Şırnak ve Köstence arasında bir diyaloğun, muhabbetin güzel bir gelecek için köprü olacağını anlattık.Romanya devletinin özellikle radikal dini akımlardan kendi insanını koruma talebinin ne kadar önemli bir hamle olduğunu müşahede ettik. Şiddeti tavsiye eden bütün akımlardan muztarip olduklarını dile getirerek Türkiye'de yapılan yüksek din eğitiminin insani yönünün birlikte yaşamaya katkı sağladığını ve bu konunun oradaki meslektaşlarımızın da dikkatini çektiğini söyleyebiliriz.

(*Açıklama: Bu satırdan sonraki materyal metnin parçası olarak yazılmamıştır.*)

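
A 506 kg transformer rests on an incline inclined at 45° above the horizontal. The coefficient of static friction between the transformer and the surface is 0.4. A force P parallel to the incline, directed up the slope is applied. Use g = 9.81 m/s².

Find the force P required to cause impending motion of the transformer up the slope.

At impending motion up the slope, friction acts down-slope at its limit: f = μ_s N.
P is parallel to the surface, so N = m g cos θ = 3510 N.
Along the incline: P = m g sin θ + μ_s N = 3510 + 0.4×3510 = 4910 N.

P ≈ 4910 N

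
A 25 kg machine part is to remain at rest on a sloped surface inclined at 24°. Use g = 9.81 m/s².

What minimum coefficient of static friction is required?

At the slip threshold m g sin θ = μ_s m g cos θ, so μ_s,min = tan θ.
μ_s,min = tan 24° = 0.445.

μ_s,min ≈ 0.445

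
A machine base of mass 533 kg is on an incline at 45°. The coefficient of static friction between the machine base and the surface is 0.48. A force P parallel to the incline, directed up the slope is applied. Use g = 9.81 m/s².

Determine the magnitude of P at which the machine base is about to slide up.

P ≈ 5470 N

At impending motion up the slope, friction acts down-slope at its limit: f = μ_s N.
P is parallel to the surface, so N = m g cos θ = 3700 N.
Along the incline: P = m g sin θ + μ_s N = 3700 + 0.48×3700 = 5470 N.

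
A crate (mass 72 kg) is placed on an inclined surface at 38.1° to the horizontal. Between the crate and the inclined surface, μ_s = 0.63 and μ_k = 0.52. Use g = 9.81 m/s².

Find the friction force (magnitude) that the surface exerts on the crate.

Normal force: N = m g cos θ = 72 × 9.81 × cos 38.1° = 555.8 N.
For equilibrium along the incline, friction must balance the weight component: f = m g sin θ = 435.8 N up the slope.
The static-friction ceiling is μ_s N = 0.63 × 555.8 = 350.2 N.
|435.8| exceeds 350.2 N, so the crate slips down-slope; friction is kinetic, f = μ_k N = 0.52×555.8 = 289 N.

f ≈ 289 N (up the incline)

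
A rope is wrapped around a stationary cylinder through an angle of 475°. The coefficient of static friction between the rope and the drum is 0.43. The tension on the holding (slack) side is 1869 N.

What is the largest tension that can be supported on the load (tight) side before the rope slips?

T_max ≈ 66000 N

At impending slip the capstan equation gives T₂/T₁ = e^{μβ} with β in radians.
β = 475° × π/180 = 8.29 rad.
e^{μβ} = e^{0.43×8.29} = 35.33.
T₂ = T₁ · e^{μβ} = 1869 × 35.33 = 66000 N.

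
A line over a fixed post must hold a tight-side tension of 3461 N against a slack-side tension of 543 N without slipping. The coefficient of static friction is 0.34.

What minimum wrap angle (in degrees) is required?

T₂/T₁ = e^{μβ} → β = ln(T₂/T₁)/μ.
β = ln(3461/543)/0.34 = 1.852/0.34 = 5.448 rad.
In degrees: β = 5.448 × 180/π = 312°.

β_min ≈ 312°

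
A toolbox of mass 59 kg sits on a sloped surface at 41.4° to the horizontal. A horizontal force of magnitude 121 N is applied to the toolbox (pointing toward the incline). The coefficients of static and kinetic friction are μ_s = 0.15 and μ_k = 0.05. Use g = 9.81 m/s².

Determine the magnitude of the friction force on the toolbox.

Resolve perpendicular to the incline: N = m g cos θ + P sin θ = 59×9.81×cos 41.4° + 121×sin 41.4° = 514.2 N.
Along the incline, the net driving force (taking up-slope positive) is P cos θ − m g sin θ = 90.76 − 382.8 = -292 N, so equilibrium requires friction f = 292 N (up-slope).
The limit of static friction is μ_s N = 77.13 N.
The required 292 N exceeds the static limit, so the toolbox slides down-slope and f = μ_k N = 0.05×514.2 = 25.7 N.

f ≈ 25.7 N (up the incline)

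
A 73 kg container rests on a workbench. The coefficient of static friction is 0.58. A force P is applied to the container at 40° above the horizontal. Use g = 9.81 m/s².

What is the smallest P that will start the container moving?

P ≈ 365 N

N = m g − P sin α (the pull lifts the container).
At impending slip, P cos α = μ_s N = μ_s (m g − P sin α).
Solving: P (cos α + μ_s sin α) = μ_s m g → P = 0.58×716/(cos 40° + 0.58 sin 40°) = 415/1.139 = 365 N.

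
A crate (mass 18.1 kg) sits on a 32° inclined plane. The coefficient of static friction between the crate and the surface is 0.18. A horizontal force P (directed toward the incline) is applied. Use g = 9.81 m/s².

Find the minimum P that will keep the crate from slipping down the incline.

P_min ≈ 71 N

The crate tends to slide down (tan θ > μ_s), so at the point of impending slip friction acts up-slope at its limit: f = μ_s N.
Perpendicular to the incline: N = m g cos θ + P sin θ.
Along the incline: P cos θ + μ_s N = m g sin θ, i.e. P cos θ + μ_s (m g cos θ + P sin θ) = m g sin θ.
Solving, P (cos θ + μ_s sin θ) = m g (sin θ − μ_s cos θ), so P = 178×0.3773/0.9434 = 71 N.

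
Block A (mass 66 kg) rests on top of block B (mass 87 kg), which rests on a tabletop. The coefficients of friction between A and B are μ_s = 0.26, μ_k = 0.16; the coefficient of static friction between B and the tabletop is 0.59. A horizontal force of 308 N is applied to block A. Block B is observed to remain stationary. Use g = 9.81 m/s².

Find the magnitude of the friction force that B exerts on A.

f ≈ 104 N

Between the blocks, N₁ = m_A g = 647.5 N.
Maximum static friction on A from B: μ_s N₁ = 0.26×647.5 = 168.3 N.
P = 308 N exceeds that limit, so A slips over B and the interface friction becomes kinetic: f₁ = μ_k N₁ = 0.16×647.5 = 104 N.
B experiences an equal 104 N forward from A (third law). B is in equilibrium, so the floor supplies f₂ = 104 N of static friction (limit μ_s(m_A+m_B)g = 885.5 N, not exceeded).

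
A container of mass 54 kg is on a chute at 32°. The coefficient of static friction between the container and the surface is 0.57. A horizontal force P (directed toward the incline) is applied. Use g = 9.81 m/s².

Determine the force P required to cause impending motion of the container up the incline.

P ≈ 983 N

At impending motion up the slope, friction acts down-slope at its limit: f = μ_s N.
Perpendicular to the incline: N = m g cos θ + P sin θ.
Along the incline: P cos θ = m g sin θ + μ_s N = m g sin θ + μ_s (m g cos θ + P sin θ).
Solving, P (cos θ − μ_s sin θ) = m g (sin θ + μ_s cos θ), so P = 54×9.81×(sin 32° + 0.57 cos 32°)/(cos 32° − 0.57 sin 32°) = 530×1.013/0.546 = 983 N.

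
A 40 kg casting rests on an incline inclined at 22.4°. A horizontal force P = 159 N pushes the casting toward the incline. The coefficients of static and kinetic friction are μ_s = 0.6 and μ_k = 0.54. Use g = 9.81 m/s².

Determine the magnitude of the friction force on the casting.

f ≈ 2.53 N (up the incline)

Normal direction: N = m g cos θ + P sin θ = 423.4 N.
Parallel to the incline: P cos θ − m g sin θ = 147 − 149.5 = -2.529 N; the friction needed to balance this is 2.529 N acting up the slope.
Maximum static friction: μ_s N = 0.6 × 423.4 = 254 N.
Since 2.529 N is within the 254 N limit, the casting stays put and friction is exactly 2.53 N.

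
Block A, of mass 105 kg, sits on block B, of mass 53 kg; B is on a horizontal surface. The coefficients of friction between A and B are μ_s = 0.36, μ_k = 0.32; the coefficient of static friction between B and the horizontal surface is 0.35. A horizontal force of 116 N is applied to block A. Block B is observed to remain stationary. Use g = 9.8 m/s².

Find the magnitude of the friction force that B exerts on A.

f ≈ 116 N

Normal force at the A–B interface: N₁ = m_A g = 1029 N.
Maximum static friction on A from B: μ_s N₁ = 0.36×1029 = 370.4 N.
Since P = 116 N ≤ 370.4 N, A does not slip on B; friction on A equals P = 116 N.
B experiences an equal 116 N forward from A (third law). B is in equilibrium, so the floor supplies f₂ = 116 N of static friction (limit μ_s(m_A+m_B)g = 541.9 N, not exceeded).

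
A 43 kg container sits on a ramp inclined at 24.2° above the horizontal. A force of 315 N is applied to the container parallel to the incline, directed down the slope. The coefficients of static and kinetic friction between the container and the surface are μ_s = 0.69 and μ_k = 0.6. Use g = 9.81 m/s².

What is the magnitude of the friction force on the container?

The normal reaction is N = m g cos θ = 384.8 N.
The friction needed for equilibrium is m g sin θ + P = 172.9 + 315 = 487.9 N, measured positive up-slope.
The static-friction ceiling is μ_s N = 0.69 × 384.8 = 265.5 N.
|487.9| exceeds 265.5 N, so the container slips down-slope; friction is kinetic, f = μ_k N = 0.6×384.8 = 231 N.

f ≈ 231 N (up the incline)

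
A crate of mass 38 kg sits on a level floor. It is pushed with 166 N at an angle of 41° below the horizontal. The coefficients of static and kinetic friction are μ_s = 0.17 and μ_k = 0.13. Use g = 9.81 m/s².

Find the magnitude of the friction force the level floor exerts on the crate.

f ≈ 62.6 N

The vertical component of P adds to the normal force: N = m g + P sin α = 372.8 + 108.9 = 481.7 N.
Horizontally, friction must balance P cos α = 125.3 N.
μ_s N = 0.17 × 481.7 = 81.89 N.
The required friction exceeds μ_s N, so the crate moves and f = μ_k N = 62.6 N.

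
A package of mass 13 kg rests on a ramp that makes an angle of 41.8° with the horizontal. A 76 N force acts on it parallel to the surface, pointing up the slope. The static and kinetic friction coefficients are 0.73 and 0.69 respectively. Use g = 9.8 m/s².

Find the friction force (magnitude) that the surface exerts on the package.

Perpendicular to the surface, N = m g cos θ = 13·9.8·cos 41.8° = 94.97 N.
For equilibrium along the incline the friction force must supply f = m g sin θ − P = 84.92 − 76 = 8.916 N (positive meaning up-slope).
Static friction can supply at most μ_s N = 69.33 N.
Since |8.916| ≤ 69.33 N, no slip — friction simply equals what equilibrium demands.

f ≈ 8.92 N (up the incline)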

Romanya'da Hıristiyan teoloji fakültelerinde akademik hayatın içinde yer alan akademik personelin özellikle cumartesi öğleden sonra başlayarak pazar günü öğleden sonraya kadar kendilerine tahsis edilen kiliselerde görev yaptıklarını, bilgi ve birikimlerini halk ile paylaştıklarını müşahede ettik. Bu noktada akademisyenler yazdıklarını ve öğrendiklerini halk ile paylaşma imkanına sahip olmaktadırlar. Diyanet işleri başkanlığı üzerinden diyanet görevlileri vasıtasıyla yapılan bu hizmete akademisyenlerden de destek alınması gerektiğini anladık. İlahiyatçı akademisyenlerin bu bilgi ve birikiminden halkımızın yeterince istifade etmediğini biliyoruz. Yapılacak düzenlemeler ile bu noktada akademisyenlerden destek alınmasının gerekliliğini gördük. İlahiyatçı akademisyenlerimiz hayatın içinde halkın arasında olması gerektiğini tecrübe ettik. Aksi takdirde yazdıklarımız öğrendiklerimiz hayatın içinde yer bulamayacaktır. Akademik birikim toplum ile ve paydaşlar ile paylaşılmalıdır. Bir gezi bir not başlıklı bu yazımızı Romanya'daki Türklerin Türkiye'de yaşayan soydaşlarına gönderdikleri selamı size ileterek bitirmek istiyorum.